Abstract

Broadcasting guarantees the recipient of a message that everyone else has received the same message. This guarantee no longer exists in a setting in which all communication is person-to-person and some of the people involved are untrustworthy: though he may claim to send the same message to everyone, an untrustworthy sender may send different messages to different people. In such a setting, Byzantine agreement offers the "best alternative" to broadcasting. Thus far, however, reaching Byzantine agreement has required either many rounds of communication (i.e., messages had to be sent back and forth a number of times that grew with the size of the network) or the help of some external trusted party. In this paper, for the standard communication model of synchronous networks in which each pair of processors is connected by a private communication line, we exhibit a protocol that, in probabilistic polynomial time and without relying on any external trusted party, reaches Byzantine agreement in an expected constant number of rounds and in the worst natural fault model. In fact, our protocol successfully tolerates that up to 1/3 of the processors in the network may deviate from their prescribed instructions in an arbitrary way, cooperate with each other, and perform arbitrarily long computations.

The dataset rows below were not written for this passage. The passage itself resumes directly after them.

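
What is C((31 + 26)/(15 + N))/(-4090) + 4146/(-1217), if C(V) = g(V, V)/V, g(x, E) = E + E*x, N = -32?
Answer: -28822270/8461801 ≈ -3.4062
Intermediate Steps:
C(V) = 1 + V (C(V) = (V*(1 + V))/V = 1 + V)
C((31 + 26)/(15 + N))/(-4090) + 4146/(-1217) = (1 + (31 + 26)/(15 - 32))/(-4090) + 4146/(-1217) = (1 + 57/(-17))*(-1/4090) + 4146*(-1/1217) = (1 + 57*(-1/17))*(-1/4090) - 4146/1217 = (1 - 57/17)*(-1/4090) - 4146/1217 = -40/17*(-1/4090) - 4146/1217 = 4/6953 - 4146/1217 = -28822270/8461801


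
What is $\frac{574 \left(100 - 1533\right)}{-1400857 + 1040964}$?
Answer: $\frac{822542}{359893} \approx 2.2855$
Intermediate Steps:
$\frac{574 \left(100 - 1533\right)}{-1400857 + 1040964} = \frac{574 \left(-1433\right)}{-359893} = \left(-822542\right) \left(- \frac{1}{359893}\right) = \frac{822542}{359893}$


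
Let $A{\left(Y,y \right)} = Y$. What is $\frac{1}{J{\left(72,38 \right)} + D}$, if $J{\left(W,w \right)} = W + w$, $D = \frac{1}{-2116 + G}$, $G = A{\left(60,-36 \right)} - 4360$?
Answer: $\frac{6416}{705759} \approx 0.0090909$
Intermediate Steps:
$G = -4300$ ($G = 60 - 4360 = -4300$)
$D = - \frac{1}{6416}$ ($D = \frac{1}{-2116 - 4300} = \frac{1}{-6416} = - \frac{1}{6416} \approx -0.00015586$)
$\frac{1}{J{\left(72,38 \right)} + D} = \frac{1}{\left(72 + 38\right) - \frac{1}{6416}} = \frac{1}{110 - \frac{1}{6416}} = \frac{1}{\frac{705759}{6416}} = \frac{6416}{705759}$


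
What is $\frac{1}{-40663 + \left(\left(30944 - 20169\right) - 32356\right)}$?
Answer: $- \frac{1}{62244} \approx -1.6066 \cdot 10^{-5}$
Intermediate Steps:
$\frac{1}{-40663 + \left(\left(30944 - 20169\right) - 32356\right)} = \frac{1}{-40663 + \left(10775 - 32356\right)} = \frac{1}{-40663 - 21581} = \frac{1}{-62244} = - \frac{1}{62244}$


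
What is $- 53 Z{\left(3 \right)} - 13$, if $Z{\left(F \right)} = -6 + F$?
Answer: $146$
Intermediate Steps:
$- 53 Z{\left(3 \right)} - 13 = - 53 \left(-6 + 3\right) - 13 = \left(-53\right) \left(-3\right) - 13 = 159 - 13 = 146$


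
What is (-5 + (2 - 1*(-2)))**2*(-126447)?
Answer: -126447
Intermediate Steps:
(-5 + (2 - 1*(-2)))**2*(-126447) = (-5 + (2 + 2))**2*(-126447) = (-5 + 4)**2*(-126447) = (-1)**2*(-126447) = 1*(-126447) = -126447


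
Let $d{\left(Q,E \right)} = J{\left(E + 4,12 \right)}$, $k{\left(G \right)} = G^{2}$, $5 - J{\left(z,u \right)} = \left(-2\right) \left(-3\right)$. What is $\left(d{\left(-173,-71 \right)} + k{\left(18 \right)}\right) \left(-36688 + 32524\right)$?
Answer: $-1344972$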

Our protocol effectively demonstrates the power of randomization and zero-knowledge computation against errors. Indeed, it proves that "privacy" (a fundamental ingredient of one of our primitives), even when is not a desired goal in itself (as for the Byzantine agreement problem), can be a crucial tool for achieving correctness. Our protocol also introduces three new primitives---graded broadcast, graded verifiable secret sharing, and oblivious common coin---that are of independent interest, and may be effectively used in more practical protocols than ours.